Peabody Energy is seeking bonuses of up to $11.9 million for the CEO and 5 other executives (CFO, CLO, Pres Australian Div, Pres Americas Div, Group Exec Marketing & Trading). Exact details of the bonuses are hard to sort out as they are buried in short term and long term rewards. However, based on short term bonuses alone it looks like the increased remuneration is in the range 100% to 175% of base salary. In other words the salary will be more than twice that reported if the bonuses are granted. And this is just for doing one's job.
It started as a plea for retention bonuses because there is a big job ahead of management to clean up the mess and survive. When it became clear that this wouldn't work in bankruptcy, the plea to the bankruptcy judge now revolves around what I would have thought were normal business issues that management already gets paid well for, such as financial performance, safety, environmental and restructuring goals.
To argue that bonuses are needed to maximise returns for debtors, overlooks the people (shareholders) who own the company who will get nothing. If there is a spare $12 million, perhaps the company might consider rewarding shareholders?
A recent report in the Harvard Business Review "What if all US coal workers were retrained to work in solar?" has some interesting findings with respect to the sense of entitlement argument.

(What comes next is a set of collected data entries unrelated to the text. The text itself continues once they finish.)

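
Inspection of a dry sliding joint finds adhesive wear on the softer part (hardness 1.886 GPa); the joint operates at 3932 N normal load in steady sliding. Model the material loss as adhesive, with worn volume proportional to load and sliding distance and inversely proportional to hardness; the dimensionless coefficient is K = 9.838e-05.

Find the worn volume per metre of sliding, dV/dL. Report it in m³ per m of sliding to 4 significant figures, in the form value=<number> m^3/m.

value=2.051e-10 m^3/m

All working math maintains exact precision. Quoted intermediates are rounded. Rounded just once, at 4 significant figures.
Hardness H = 1.886 GPa = 1.886e+09 Pa.
Collected in SI base units: W = 3932 N, H = 1.886e+09 Pa, K = 9.838e-05.
Volumetric rate dV/dL = K·W/H — distance-free: 9.838e-05 · 3932 / 1.886e+09 = 2.051e-10 m³/m.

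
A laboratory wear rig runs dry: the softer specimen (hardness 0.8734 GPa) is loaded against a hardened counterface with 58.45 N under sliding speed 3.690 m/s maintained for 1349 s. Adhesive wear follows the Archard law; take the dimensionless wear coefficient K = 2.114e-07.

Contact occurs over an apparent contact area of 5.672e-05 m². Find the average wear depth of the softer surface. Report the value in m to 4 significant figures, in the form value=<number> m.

All arithmetic runs at full precision. The intermediates are shown rounded, and rounded once at the end to four significant digits.
Convert: The distance L = v·t = 3.690 m/s × 1349 s = 4978 m.
Convert: Hardness H = 0.8734 GPa = 8.734e+08 Pa.
Working in SI base units: W = 58.45 N, H = 8.734e+08 Pa, K = 2.114e-07.
By Archard's law, V = K·W·L/H = 2.114e-07 · 58.45 · 4978 / 8.734e+08 = 7.042e-11 m³.
Wear depth h = V/A = 7.042e-11 / 5.672e-05 = 1.242e-06 m.

value=1.242e-06 m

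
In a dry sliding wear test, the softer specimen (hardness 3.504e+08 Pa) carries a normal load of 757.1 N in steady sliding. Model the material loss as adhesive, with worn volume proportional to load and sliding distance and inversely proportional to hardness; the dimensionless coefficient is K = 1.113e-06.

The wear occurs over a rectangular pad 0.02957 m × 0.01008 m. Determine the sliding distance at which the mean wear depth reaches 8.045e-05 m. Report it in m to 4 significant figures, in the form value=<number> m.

All working math carries full float precision, and printed values are rounded; a lone final rounding: four significant digits.
Convert: Contact area A = 0.02957 m × 0.01008 m = 2.981e-04 m².
SI base units throughout: W = 757.1 N, H = 3.504e+08 Pa, K = 1.113e-06.
Volume at the limit: V_lim = h_lim·A = 8.045e-05 · 2.981e-04 = 2.398e-08 m³.
Life L = V_lim·H/(K·W) = 2.398e-08 · 3.504e+08 / (1.113e-06 · 757.1) = 9971 m.

value=9971 m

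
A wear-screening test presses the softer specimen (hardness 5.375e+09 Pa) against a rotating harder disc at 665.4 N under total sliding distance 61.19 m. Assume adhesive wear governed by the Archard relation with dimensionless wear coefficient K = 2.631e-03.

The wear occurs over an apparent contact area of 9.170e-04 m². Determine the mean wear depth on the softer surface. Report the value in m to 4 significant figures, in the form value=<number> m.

value=2.173e-05 m

Intermediates are displayed rounded. All arithmetic carries exact precision — rounded just once to 4 significant digits.
Restated in SI base units: W = 665.4 N, H = 5.375e+09 Pa, K = 2.631e-03.
Wear volume V = K·W·L/H = 2.631e-03 · 665.4 · 61.19 / 5.375e+09 = 1.993e-08 m³.
Mean depth h = V/A = 1.993e-08 / 9.170e-04 = 2.173e-05 m.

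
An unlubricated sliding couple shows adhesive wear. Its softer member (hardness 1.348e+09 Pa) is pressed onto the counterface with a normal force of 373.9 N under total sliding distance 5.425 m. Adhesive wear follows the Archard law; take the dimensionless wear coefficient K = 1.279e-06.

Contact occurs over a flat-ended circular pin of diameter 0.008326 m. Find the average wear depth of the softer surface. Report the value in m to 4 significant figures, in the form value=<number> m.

Intermediate values are displayed rounded, and the computation keeps full precision; one last rounding, at four significant digits.
Contact area A = π·d²/4 = π·(0.008326 m)²/4 = 5.445e-05 m².
In SI base units, W = 373.9 N, H = 1.348e+09 Pa, K = 1.279e-06.
Archard relation: V = K·W·L/H = 1.279e-06 · 373.9 · 5.425 / 1.348e+09 = 1.925e-12 m³.
Depth of wear h = V/A = 1.925e-12 / 5.445e-05 = 3.535e-08 m.

value=3.535e-08 m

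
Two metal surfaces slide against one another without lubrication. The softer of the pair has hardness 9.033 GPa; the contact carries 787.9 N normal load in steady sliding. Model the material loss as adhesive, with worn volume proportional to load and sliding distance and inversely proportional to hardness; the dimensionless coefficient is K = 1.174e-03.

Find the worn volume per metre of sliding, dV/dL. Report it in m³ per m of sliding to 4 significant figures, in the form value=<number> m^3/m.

Intermediate values are displayed rounded; all arithmetic holds full precision; one last rounding, at 4 significant figures.
Hardness H = 9.033 GPa = 9.033e+09 Pa.
As SI base values: W = 787.9 N, H = 9.033e+09 Pa, K = 1.174e-03.
Sliding wear rate dV/dL = K·W/H: 1.174e-03 · 787.9 / 9.033e+09 = 1.024e-10 m³/m.

value=1.024e-10 m^3/m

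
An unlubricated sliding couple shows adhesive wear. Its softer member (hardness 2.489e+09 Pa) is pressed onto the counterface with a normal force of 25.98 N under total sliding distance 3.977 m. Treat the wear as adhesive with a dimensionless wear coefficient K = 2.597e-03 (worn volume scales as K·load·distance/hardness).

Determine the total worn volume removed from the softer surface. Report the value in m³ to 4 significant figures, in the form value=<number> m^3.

Shown intermediates are rounded — each operation holds full float precision; one last rounding: 4 significant figures.
Working in SI base units: W = 25.98 N, H = 2.489e+09 Pa, K = 2.597e-03.
Volume removed: V = K·W·L/H = 2.597e-03 · 25.98 · 3.977 / 2.489e+09 = 1.078e-10 m³.

value=1.078e-10 m^3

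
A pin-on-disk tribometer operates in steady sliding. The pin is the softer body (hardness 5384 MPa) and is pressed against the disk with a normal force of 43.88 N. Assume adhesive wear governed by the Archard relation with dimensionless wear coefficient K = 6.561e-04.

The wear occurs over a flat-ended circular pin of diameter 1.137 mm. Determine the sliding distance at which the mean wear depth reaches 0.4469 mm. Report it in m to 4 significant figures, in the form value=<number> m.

All arithmetic keeps full precision, and shown intermediates are rounded, and a lone final rounding, at four significant figures.
Convert: Hardness H = 5384 MPa = 5.384e+09 Pa.
Convert: Pin diameter d = 1.137 mm = 0.001137 m. Contact area A = π·d²/4 = π·(0.001137 m)²/4 = 1.015e-06 m².
Convert: Depth limit h_lim = 0.4469 mm = 4.469e-04 m.
Working in SI base units: W = 43.88 N, H = 5.384e+09 Pa, K = 6.561e-04.
Limit volume V_lim = h_lim·A = 4.469e-04 · 1.015e-06 = 4.538e-10 m³.
Life L = V_lim·H/(K·W) = 4.538e-10 · 5.384e+09 / (6.561e-04 · 43.88) = 84.86 m.

value=84.86 m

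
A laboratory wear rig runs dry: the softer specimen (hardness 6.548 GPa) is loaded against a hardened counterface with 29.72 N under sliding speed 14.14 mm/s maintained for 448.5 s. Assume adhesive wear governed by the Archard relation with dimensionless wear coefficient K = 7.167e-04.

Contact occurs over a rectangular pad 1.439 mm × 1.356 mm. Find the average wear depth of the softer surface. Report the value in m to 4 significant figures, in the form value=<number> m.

value=1.057e-05 m

Quoted intermediates are rounded; the computation carries full float precision, and a single final rounding to four significant digits.
Sliding speed v = 14.14 mm/s = 0.01414 m/s. Distance covered L = v·t = 0.01414 m/s × 448.5 s = 6.342 m.
Hardness H = 6.548 GPa = 6.548e+09 Pa.
Pad sides 1.439 mm × 1.356 mm = 0.001439 m × 0.001356 m. Contact area A = 0.001439 m × 0.001356 m = 1.951e-06 m².
In SI base units: W = 29.72 N, H = 6.548e+09 Pa, K = 7.167e-04.
Archard volume V = K·W·L/H = 7.167e-04 · 29.72 · 6.342 / 6.548e+09 = 2.063e-11 m³.
Mean depth h = V/A = 2.063e-11 / 1.951e-06 = 1.057e-05 m.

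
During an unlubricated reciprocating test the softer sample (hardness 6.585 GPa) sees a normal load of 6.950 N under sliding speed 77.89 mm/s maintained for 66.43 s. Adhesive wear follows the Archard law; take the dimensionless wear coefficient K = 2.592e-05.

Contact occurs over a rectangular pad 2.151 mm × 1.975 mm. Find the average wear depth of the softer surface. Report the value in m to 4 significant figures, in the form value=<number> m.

value=3.332e-08 m

The intermediates are displayed rounded — all working math maintains full precision; a single final rounding, at four significant digits.
Convert: Sliding speed v = 77.89 mm/s = 0.07789 m/s. Distance L = v·t = 0.07789 m/s × 66.43 s = 5.174 m.
Convert: Hardness H = 6.585 GPa = 6.585e+09 Pa.
Convert: Pad sides 2.151 mm × 1.975 mm = 0.002151 m × 0.001975 m. Contact area A = 0.002151 m × 0.001975 m = 4.248e-06 m².
Expressed in SI base units: W = 6.950 N, H = 6.585e+09 Pa, K = 2.592e-05.
Archard relation: V = K·W·L/H = 2.592e-05 · 6.950 · 5.174 / 6.585e+09 = 1.416e-13 m³.
Depth h = V/A = 1.416e-13 / 4.248e-06 = 3.332e-08 m.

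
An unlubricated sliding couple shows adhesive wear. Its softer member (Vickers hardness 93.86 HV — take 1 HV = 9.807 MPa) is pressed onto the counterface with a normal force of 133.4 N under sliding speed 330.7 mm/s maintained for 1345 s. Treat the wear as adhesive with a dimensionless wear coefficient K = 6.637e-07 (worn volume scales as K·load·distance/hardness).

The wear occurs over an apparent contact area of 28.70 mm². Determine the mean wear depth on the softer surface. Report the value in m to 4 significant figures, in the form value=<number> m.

Intermediates are printed rounded, and every step carries exact precision; rounded once at the end, at 4 significant figures.
Convert: Sliding speed v = 330.7 mm/s = 0.3307 m/s. Distance L = v·t = 0.3307 m/s × 1345 s = 444.8 m.
Convert: Hardness H = 93.86 HV × 9.807 MPa/HV = 920.5 MPa = 9.205e+08 Pa.
Convert: Contact area A = 28.70 mm² = 2.870e-05 m².
SI base units throughout: W = 133.4 N, H = 9.205e+08 Pa, K = 6.637e-07.
By Archard's law, V = K·W·L/H = 6.637e-07 · 133.4 · 444.8 / 9.205e+08 = 4.278e-11 m³.
Depth h = V/A = 4.278e-11 / 2.870e-05 = 1.491e-06 m.

value=1.491e-06 m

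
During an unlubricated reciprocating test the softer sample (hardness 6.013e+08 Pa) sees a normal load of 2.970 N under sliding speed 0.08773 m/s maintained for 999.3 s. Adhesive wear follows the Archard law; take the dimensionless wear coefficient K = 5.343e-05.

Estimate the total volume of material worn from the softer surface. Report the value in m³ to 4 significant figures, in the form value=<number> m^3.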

The findings suggests that most coal industry workers would be paid more in the solar industry than they are paid as coal workers (see Appendix 3 of the full report). And the numbers on which these conclusions are based are big. In 2015, the solar industry employed 208,859 workers compared to ~150,000 in the domestic coal industry. No doubt the gap has widened since (i.e. more solar, less coal industry workers). The study concluded that the coal industry workers could be easily accommodated in the rise of the solar industry. Note that the study was detailed as each worker in the coal industry was matched with an equivalent job in the solar industry. Of course retraining is needed, but that was addressed, including how it would be funded.
The exception to this finding is in the remuneration of managers and senior executives who are better paid in the coal industry (CEOs paid 61% more in coal vs solar and I assume that is base salaries, not including bonuses). I understand how this happened, as at one time the coal industry was in a privileged position as an essential service. So they had power to look after themselves (but not necessarily their workers). With rise of gas and renewables all of this has changed.
BP exploration in the Great Australian Bight
After the Deepwater Horizon disaster in the Gulf of Mexico, one would expect BP to be sensitive about safe exploitation of offshore assets.
It has just come to light that BP's plans to exploit new reserves in the Great Australian Bight involve drilling at depths up to 2.5km within the Great Australian Bight Marine Park. While not as deep as the Deepwater well, these are deepwater wells.
BP is saying that there isn't a problem managing the issue around exploiting a Marine Park for oil recovery. It will be interesting to see if they win that argument, as it is being suggested that the same issues that arose in Mexico are pertinent in the Australian plans.
Both of the above actions are predicated upon expansion of coal and oil production by Peabody Energy and BP.
Investors are pushing back
In a July 20 letter to the SEC, 45 investors, representing $1.15 trillion assets, asked the SEC to seek improved reporting of material sustainability risks in SEC filings. In their letter they say, among other things, the following:
.".the business plans of many oil and gas, electric power, and coal companies appear to pose material financial risks to investors, because they are based on forecasts for increasing demand that fail to take into account the accelerating transition to a low carbon global economy."
In both of the above cases, one wonders who in the companies is looking at what is possible in today's environment. Both Peabody and BP proposals smack of management teams who think that they can dictate the terms under which their companies operate.
I'm not convinced it is like this anymore. I suggest to potential investors that it brings into question judgment about sensible expenditure, as both of these projects would seem to be heading for controversy.
Why invest in companies that don't seem to be able to discern when they are heading for trouble or have a good appreciation of the environment that they operate in?
Disclosure: I/we have no positions in any stocks mentioned, and no plans to initiate any positions within the next 72 hours.
I wrote this article myself, and it expresses my own opinions. I am not receiving compensation for it (other than from Seeking Alpha). I have no business relationship with any company whose stock is mentioned in this article.